IHRAM.CO.ID, JAKARTA -- Korban jamaah First Travel (FT) berharap Direktur First Travel Andika Surachman tetap ditahan di rumah tahanan (Rutan) Depok. Informasi pemindahan terpidana kasus pencucian uang itu akan dilakukan setelah putusan kasasi Andika di Mahkamah Agung (MA) dibacakan majelis hakim MA.
Zuhairal bin Rozali, calon jamaah korban penipuan FT asal Palembang Sumatra Selatan, mengatakan pemindahan terpidana tidak ada dasar hukumnya. Untuk itu, Zuhairal meminta Direktorat Jendral Pemasyarakatan (Dirjenpas) Kementerian Hukum dan HAM tidak memindahkan Andika ke Lembaga Pemasyarakatan (Lapas) Sukamiskin Bandung. “Itu sudah menyalahi aturan karena tidak ada undang-undangnya,” kata Zuhairal kepada Republika.co.id saat mengikuti rembuk jamaah korban FT di Jakarta, Ahad (20/1).
Purnawirawan Polri ini mengatakan, selama ini dipindah atau tidaknya seorang tersangka atau terpidana merupakan kebijakan pejabat di Pengadilan atau Dirjenpas Kementerian Hukum HAM dengan mempertimbangkan hal lain. Akan tetapi secara legal formalnya, dia mengatakan, pemindahan terpidana dari satu tempat ke tempat lain belum ada aturannya yang jelas.
“Kalau mau ikuti aturan terpidana itu tidak boleh dijauhkan dengan tempat dia tinggal agar memudahkan keluarganya utuk menemuinya,” katanya.
Zuharian yang pangkat terakhir Ajun Komisaris Besar Polosi (AKBP) ini mengaku keberatan jika Andika dipindahkan tahanannya ke Lapas Sukamiskin Bandung. Untuk itu Zuharian meminta Dirjenpas Kementerian Hukum dan HAM membatalkan rencananya demi kepentingan jamaah mudah berkomunikasi dengan Andika. “Kalau dipindah pasti kesulitan kita,” kata mantan Kasat Reskim Polda Lampung itu.
Seperti diketahui, setelah vonis terhadap tiga terdakwa kasus pencucian uang First Travel, Pengadilan Tinggi menyita beberapa aset First Travel.

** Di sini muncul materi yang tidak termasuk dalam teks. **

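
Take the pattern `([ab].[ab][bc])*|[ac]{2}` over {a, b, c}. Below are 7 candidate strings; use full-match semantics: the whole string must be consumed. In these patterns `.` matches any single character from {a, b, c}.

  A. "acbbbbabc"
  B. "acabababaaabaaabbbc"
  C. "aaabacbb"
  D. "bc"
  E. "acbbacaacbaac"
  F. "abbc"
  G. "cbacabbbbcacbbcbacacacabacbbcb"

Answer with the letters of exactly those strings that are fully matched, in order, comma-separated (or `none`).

A → no match
B → no match
C → match
D → no match
E → no match
F → match
G → no match

C, F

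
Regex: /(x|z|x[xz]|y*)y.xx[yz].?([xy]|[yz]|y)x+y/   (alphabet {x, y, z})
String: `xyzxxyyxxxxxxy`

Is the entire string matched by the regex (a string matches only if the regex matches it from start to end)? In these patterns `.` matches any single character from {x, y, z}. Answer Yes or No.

Yes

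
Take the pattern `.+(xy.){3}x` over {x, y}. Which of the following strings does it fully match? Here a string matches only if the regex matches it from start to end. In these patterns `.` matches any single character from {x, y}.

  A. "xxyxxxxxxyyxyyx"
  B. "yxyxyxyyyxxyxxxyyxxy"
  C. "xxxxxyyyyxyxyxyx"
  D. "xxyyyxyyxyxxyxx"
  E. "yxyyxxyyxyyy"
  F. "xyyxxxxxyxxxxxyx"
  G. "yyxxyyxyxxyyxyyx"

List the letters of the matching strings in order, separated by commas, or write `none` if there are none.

D, G

A → no match
B → no match — must end with "x"
C → no match
D → match
E → no match — must end with "x"
F → no match
G → match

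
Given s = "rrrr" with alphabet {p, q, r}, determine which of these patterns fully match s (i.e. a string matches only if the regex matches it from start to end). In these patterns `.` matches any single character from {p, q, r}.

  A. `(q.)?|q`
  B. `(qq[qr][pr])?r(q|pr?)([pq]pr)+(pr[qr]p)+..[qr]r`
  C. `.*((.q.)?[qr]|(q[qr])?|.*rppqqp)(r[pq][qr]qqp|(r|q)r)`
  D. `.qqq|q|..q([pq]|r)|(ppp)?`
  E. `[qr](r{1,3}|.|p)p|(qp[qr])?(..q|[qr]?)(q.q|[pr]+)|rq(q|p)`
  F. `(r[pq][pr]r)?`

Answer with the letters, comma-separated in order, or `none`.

A → no match
B → no match
C → match
D → no match
E → match
F → no match

C, E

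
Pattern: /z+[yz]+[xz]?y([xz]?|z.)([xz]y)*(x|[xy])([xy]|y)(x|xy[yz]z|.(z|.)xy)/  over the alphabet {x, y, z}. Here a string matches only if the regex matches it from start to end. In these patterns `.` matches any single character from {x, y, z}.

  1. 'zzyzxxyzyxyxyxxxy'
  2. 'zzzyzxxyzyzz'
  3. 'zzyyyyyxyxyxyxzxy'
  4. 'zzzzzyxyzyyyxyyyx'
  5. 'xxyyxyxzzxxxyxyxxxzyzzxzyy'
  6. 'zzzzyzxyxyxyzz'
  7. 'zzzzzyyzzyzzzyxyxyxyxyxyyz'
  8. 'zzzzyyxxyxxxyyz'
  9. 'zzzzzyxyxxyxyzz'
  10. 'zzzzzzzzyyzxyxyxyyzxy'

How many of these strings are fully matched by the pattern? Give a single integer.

7

1 → match
2 → no match
3 → match
4 → no match
5 → no match — must start with 'z'
6 → match
7 → match
8 → match
9 → match
10 → match
Total matched: 7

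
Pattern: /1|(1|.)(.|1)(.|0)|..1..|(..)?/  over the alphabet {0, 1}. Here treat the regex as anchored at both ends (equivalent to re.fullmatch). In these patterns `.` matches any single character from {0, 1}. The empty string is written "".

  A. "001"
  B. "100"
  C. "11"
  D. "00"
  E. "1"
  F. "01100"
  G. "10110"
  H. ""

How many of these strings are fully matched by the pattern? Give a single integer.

8

A → match
B → match
C → match
D → match
E → match
F → match
G → match
H → match
Total matched: 8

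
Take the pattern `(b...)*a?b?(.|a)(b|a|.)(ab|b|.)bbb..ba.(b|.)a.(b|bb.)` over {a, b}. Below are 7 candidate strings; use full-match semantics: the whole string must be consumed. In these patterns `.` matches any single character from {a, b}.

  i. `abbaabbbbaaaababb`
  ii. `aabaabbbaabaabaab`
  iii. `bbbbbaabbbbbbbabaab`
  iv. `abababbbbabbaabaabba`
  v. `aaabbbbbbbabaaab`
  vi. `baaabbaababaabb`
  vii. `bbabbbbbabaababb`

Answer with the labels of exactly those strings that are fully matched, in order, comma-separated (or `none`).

iv, v, vii

i → no match
ii → no match
iii → no match
iv → match
v → match
vi → no match
vii → match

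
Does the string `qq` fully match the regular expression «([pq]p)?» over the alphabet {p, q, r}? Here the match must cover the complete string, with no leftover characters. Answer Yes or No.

No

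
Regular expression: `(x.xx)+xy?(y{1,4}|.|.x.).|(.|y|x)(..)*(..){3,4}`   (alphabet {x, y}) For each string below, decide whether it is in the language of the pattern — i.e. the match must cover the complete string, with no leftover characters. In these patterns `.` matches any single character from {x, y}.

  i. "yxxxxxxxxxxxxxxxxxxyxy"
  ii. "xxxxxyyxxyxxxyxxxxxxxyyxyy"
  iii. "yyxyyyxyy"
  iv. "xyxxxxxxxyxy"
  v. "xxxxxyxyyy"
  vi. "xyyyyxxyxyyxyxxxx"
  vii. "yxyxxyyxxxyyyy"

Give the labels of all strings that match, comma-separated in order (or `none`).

iii, iv, vi

i → no match
ii → no match
iii → match
iv → match
v → no match
vi → match
vii → no match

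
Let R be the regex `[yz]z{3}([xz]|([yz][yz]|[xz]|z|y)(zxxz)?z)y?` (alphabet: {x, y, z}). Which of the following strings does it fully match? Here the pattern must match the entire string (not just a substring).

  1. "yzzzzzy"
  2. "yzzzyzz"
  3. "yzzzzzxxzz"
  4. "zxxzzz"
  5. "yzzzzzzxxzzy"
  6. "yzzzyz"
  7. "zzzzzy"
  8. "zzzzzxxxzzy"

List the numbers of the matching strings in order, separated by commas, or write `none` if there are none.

1 → match
2 → match
3 → match
4 → no match
5 → match
6 → match
7 → match
8 → no match

1, 2, 3, 5, 6, 7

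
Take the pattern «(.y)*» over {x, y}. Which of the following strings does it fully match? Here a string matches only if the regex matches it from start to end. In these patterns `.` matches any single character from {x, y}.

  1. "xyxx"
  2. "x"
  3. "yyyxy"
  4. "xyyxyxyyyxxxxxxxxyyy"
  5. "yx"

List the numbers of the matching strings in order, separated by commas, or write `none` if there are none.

1 → no match
2 → no match
3 → no match
4 → no match
5 → no match

none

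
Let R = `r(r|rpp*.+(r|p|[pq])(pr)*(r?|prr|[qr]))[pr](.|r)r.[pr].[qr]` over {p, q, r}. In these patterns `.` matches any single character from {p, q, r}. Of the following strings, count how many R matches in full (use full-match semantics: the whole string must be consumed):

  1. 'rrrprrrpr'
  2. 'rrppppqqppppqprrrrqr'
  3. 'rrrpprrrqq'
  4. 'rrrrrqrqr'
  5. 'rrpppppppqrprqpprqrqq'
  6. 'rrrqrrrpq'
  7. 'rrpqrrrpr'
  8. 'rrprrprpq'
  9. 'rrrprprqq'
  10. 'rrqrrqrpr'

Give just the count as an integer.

8

1 → match
2 → match
3 → no match
4 → match
5 → match
6 → match
7 → match
8 → match
9 → match
10 → no match
Total matched: 8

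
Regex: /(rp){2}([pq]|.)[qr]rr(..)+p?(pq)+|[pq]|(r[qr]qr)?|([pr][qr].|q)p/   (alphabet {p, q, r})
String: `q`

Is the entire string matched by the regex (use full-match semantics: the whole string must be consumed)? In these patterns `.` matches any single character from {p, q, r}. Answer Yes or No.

Yes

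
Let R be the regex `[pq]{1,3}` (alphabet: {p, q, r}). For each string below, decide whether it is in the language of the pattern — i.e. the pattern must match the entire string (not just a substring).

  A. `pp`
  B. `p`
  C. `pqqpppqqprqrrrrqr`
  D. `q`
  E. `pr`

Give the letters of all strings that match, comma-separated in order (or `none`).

A, B, D

A → match
B → match
C → no match
D → match
E → no match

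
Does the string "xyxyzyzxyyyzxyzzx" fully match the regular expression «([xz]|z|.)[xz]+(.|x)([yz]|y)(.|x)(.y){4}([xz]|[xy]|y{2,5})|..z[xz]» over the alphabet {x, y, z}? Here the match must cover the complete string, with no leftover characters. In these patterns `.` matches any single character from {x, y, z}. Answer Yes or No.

No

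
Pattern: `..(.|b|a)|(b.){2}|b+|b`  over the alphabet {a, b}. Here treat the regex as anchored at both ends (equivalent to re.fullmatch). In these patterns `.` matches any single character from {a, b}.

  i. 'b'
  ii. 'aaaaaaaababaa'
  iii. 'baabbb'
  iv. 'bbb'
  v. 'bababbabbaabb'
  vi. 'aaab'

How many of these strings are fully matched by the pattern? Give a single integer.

i → match
ii → no match
iii → no match
iv → match
v → no match
vi → no match
Total matched: 2

2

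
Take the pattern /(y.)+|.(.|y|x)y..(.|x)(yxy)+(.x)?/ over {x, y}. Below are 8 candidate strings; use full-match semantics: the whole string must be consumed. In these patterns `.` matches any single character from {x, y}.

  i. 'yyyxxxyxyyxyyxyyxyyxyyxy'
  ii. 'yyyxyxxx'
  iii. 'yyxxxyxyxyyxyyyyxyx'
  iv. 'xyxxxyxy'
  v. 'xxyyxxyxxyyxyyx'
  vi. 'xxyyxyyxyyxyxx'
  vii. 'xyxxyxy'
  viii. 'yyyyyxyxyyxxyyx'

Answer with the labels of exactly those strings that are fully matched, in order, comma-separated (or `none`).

i → match
ii → no match
iii → no match
iv → no match
v → no match
vi → match
vii → no match
viii → no match

i, vi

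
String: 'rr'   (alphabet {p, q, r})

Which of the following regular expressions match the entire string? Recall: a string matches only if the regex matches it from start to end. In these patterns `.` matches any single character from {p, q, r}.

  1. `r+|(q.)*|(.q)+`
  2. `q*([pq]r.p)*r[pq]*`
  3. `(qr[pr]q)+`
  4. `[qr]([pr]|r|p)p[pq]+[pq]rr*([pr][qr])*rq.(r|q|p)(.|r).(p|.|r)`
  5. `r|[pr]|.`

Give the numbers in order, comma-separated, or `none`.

1

1 → match
2 → no match
3 → no match — must start with 'qr'
4 → no match
5 → no match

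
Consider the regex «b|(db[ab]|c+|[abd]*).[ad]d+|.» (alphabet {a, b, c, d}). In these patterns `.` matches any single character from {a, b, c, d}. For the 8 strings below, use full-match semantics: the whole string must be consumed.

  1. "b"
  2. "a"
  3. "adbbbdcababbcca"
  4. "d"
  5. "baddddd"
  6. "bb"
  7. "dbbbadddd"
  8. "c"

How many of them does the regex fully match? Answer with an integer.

6

1 → match
2 → match
3 → no match
4 → match
5 → match
6 → no match
7 → match
8 → match
Total matched: 6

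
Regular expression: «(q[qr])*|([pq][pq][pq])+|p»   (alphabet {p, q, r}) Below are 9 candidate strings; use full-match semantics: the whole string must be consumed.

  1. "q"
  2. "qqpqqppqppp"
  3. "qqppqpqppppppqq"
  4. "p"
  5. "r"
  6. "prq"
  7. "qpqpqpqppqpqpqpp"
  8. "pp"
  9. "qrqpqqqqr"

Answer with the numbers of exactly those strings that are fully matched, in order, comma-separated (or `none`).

1 → no match
2 → no match
3 → match
4 → match
5 → no match
6 → no match
7 → no match
8 → no match
9 → no match

3, 4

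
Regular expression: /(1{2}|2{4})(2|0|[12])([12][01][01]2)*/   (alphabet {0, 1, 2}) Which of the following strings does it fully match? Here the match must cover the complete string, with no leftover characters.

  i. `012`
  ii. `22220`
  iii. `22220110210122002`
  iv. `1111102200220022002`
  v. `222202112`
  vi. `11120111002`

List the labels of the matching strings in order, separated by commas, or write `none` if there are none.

i → no match
ii → match
iii → match
iv → match
v → match
vi → no match

ii, iii, iv, v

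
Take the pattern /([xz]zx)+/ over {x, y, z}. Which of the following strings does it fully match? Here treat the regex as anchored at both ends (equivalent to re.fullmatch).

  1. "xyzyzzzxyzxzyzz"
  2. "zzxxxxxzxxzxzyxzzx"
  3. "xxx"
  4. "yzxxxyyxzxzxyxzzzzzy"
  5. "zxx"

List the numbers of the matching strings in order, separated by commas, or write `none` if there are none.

none

1 → no match — must end with "zx"
2 → no match
3 → no match — must end with "zx"
4 → no match — must end with "zx"
5 → no match — must end with "zx"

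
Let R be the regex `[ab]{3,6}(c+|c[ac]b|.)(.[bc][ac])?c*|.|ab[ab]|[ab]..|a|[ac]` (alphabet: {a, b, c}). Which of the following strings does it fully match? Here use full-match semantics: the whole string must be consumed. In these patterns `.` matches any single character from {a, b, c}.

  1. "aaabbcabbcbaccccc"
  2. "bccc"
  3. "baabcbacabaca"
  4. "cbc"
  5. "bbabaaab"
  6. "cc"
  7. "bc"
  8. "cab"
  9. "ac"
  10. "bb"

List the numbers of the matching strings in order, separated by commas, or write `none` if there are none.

1 → no match
2 → no match
3 → no match
4 → no match
5 → no match
6 → no match
7 → no match
8 → no match
9 → no match
10 → no match

none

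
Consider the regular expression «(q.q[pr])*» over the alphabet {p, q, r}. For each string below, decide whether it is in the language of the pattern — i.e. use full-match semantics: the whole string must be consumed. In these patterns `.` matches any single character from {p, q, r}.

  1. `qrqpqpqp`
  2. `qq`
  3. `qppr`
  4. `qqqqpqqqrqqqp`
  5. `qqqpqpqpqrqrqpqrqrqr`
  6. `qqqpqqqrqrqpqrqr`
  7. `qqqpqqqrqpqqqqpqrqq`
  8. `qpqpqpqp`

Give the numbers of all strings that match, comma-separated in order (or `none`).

1. `qrqpqpqp` → match
2. `qq` → no match
3. `qppr` → no match
4 → no match
5 → match
6 → match
7 → no match
8. `qpqpqpqp` → match

1, 5, 6, 8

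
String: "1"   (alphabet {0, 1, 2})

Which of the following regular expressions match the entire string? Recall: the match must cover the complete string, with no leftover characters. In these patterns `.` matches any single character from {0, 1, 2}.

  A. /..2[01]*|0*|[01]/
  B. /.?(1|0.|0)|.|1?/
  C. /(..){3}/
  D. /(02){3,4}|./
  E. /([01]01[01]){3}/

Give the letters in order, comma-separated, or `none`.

A → match
B → match
C → no match
D → match
E → no match

A, B, D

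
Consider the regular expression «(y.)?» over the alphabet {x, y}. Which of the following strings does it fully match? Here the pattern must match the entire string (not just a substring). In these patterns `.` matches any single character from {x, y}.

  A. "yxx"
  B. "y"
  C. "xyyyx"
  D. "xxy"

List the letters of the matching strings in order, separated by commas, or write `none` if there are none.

none

A → no match
B → no match
C → no match
D → no match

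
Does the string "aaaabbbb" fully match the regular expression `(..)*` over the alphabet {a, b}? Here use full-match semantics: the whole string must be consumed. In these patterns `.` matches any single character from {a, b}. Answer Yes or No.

Yes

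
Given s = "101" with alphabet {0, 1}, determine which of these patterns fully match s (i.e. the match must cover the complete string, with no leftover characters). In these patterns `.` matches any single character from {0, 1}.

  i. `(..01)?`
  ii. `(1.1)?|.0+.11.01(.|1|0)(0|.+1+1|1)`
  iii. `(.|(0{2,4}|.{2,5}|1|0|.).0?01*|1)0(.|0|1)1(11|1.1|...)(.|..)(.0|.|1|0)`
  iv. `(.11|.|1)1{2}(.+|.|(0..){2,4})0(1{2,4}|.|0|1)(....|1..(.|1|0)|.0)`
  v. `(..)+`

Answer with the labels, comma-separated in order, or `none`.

ii

i → no match
ii → match
iii → no match
iv → no match
v → no match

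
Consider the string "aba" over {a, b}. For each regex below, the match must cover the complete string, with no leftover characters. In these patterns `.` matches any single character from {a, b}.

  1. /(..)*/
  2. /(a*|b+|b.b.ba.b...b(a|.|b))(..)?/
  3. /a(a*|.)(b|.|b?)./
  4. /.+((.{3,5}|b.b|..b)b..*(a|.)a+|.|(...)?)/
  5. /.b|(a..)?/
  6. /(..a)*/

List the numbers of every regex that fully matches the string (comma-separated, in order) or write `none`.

1 → no match
2 → match
3 → match
4 → match
5 → match
6 → match

2, 3, 4, 5, 6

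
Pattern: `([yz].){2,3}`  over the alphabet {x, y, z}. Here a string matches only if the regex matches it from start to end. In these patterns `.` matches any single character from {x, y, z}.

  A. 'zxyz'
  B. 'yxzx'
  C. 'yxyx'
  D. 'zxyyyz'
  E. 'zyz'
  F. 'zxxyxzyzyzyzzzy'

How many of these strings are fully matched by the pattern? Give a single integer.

A. 'zxyz' → match
B. 'yxzx' → match
C. 'yxyx' → match
D. 'zxyyyz' → match
E. 'zyz' → no match
F → no match
Total matched: 4

4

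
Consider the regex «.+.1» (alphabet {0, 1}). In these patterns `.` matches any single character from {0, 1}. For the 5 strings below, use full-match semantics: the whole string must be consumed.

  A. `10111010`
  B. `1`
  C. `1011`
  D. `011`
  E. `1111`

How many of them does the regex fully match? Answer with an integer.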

Saat ini aset First Travel senilai Rp 905 miliar dikuasai negara dan belum dicairkan untuk kepentingan korban jamaah First Travel.
Atas dasar aset Rp 905 miliar itu tidak dicairkan, jamaah mengajukan kasasi. Saat ini materi kasasi menunggu putusan di Mahkama Agung tentang cair atau tidaknya aset yang sudah dikuasai negara itu.